The heretics of the Middle Period were not cowardly, but they were intellectually irresponsible, undisciplined, and inexperienced. Sharing, as they did, most of the deeper illusions of their time, they did not vindicate their own individual intellectual independence, and they contributed little or nothing to American national intellectual independence. With the exception of a few of the men of letters who had inherited a formative local tradition, their own personal careers were examples not of gradual individual fulfillment, but at best of repetition and at worst of degeneracy. Like the most brilliant contemporary Whig politicians, such as Henry Clay and Daniel Webster, their intellectual individuality was gradually cheapened by the manner in which it was expressed; and it is this fact which makes the case of Lincoln, both as a politician and a thinker, so unique and so extraordinary. The one public man of this period who did impose upon himself a patient and a severe intellectual and moral discipline, who really did seek the excellent use of his own proper tools, is the man who preëminently attained national intellectual and moral stature. The difference in social value between Lincoln and, say, William Lloyd Garrison can be measured by the difference in moral and intellectual discipline to which each of these men submitted. Lincoln sedulously turned to account every intellectual and moral opportunity which his life afforded.
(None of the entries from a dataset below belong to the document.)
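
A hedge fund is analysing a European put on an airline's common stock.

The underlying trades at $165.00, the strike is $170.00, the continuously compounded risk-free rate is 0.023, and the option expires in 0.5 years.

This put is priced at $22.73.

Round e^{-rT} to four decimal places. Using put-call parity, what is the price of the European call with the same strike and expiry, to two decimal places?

exp(−rT) = exp(−0.023·0.5) = 0.9886
Put-call parity: C − P = S − K·e^(−rT) = 165 − 170·0.9886 = 165 − 168.0620 = -3.0620
C = P + (C − P) = 22.73 + (-3.0620) = 19.6680

$19.67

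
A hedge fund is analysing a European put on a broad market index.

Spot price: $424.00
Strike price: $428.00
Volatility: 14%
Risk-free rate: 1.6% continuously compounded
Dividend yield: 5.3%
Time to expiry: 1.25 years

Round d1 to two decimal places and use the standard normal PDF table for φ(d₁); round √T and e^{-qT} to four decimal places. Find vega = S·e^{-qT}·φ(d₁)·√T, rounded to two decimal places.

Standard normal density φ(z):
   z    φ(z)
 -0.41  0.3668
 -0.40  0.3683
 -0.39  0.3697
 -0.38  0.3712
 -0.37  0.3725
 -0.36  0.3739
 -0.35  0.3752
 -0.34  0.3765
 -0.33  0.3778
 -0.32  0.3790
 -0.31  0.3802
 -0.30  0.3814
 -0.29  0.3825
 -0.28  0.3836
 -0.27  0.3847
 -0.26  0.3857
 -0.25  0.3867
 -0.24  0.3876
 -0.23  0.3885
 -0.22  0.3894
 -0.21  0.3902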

Garrison's impatient temper and unbalanced mind made him the enthusiastic advocate of a few distorted and limited ideas. The consequence was that Garrison, although apparently an arch-heretic, was in reality the victim of the sterile American convention which makes willful enthusiasm, energy, and good intentions a sufficient substitute for necessary individual and collective training. Lincoln, on the other hand, was in his whole moral and intellectual make-up a living protest against the aggressive, irresponsible, and merely practical Americanism of his day; while at the same time in the greatness of his love and understanding he never allowed his distinction to divide him from his fellow-countrymen. His was the unconscious and constructive heresy which looked in the direction of national intellectual independence and national moral union and good faith.
IV
MEANS OF INDIVIDUAL EMANCIPATION
We are now in a position to define more clearly just how the American individual can assert his independence, and how in asserting his independence he can contribute to American national fulfillment. He cannot make any effective advance towards national fulfillment merely by educating himself and his fellow-countrymen as individuals to a higher intellectual and moral level, because an essential condition of really edifying individual education is the gradual process of collective education by means of collective action and formative collective discipline. On the other hand, this task of collective education is far from being complete in itself. It necessarily makes far greater demands upon the individual than does a system of comparative collective irresponsibility. It implies the selection of peculiarly competent, energetic, and responsible individuals to perform the peculiarly difficult and exacting parts in a socially constructive drama; and it implies, as a necessary condition of such leadership, a progressively higher standard of individual training and achievement, unofficial as well as official, throughout the whole community. The process of educating men of moral and intellectual stature sufficient for the performance of important constructive work cannot be disentangled from the process of national fulfillment by means of intelligent collective action. American nationality will never be fulfilled except under the leadership of such men; and the American nation will never obtain the necessary leadership unless it seeks seriously the redemption of its national responsibility.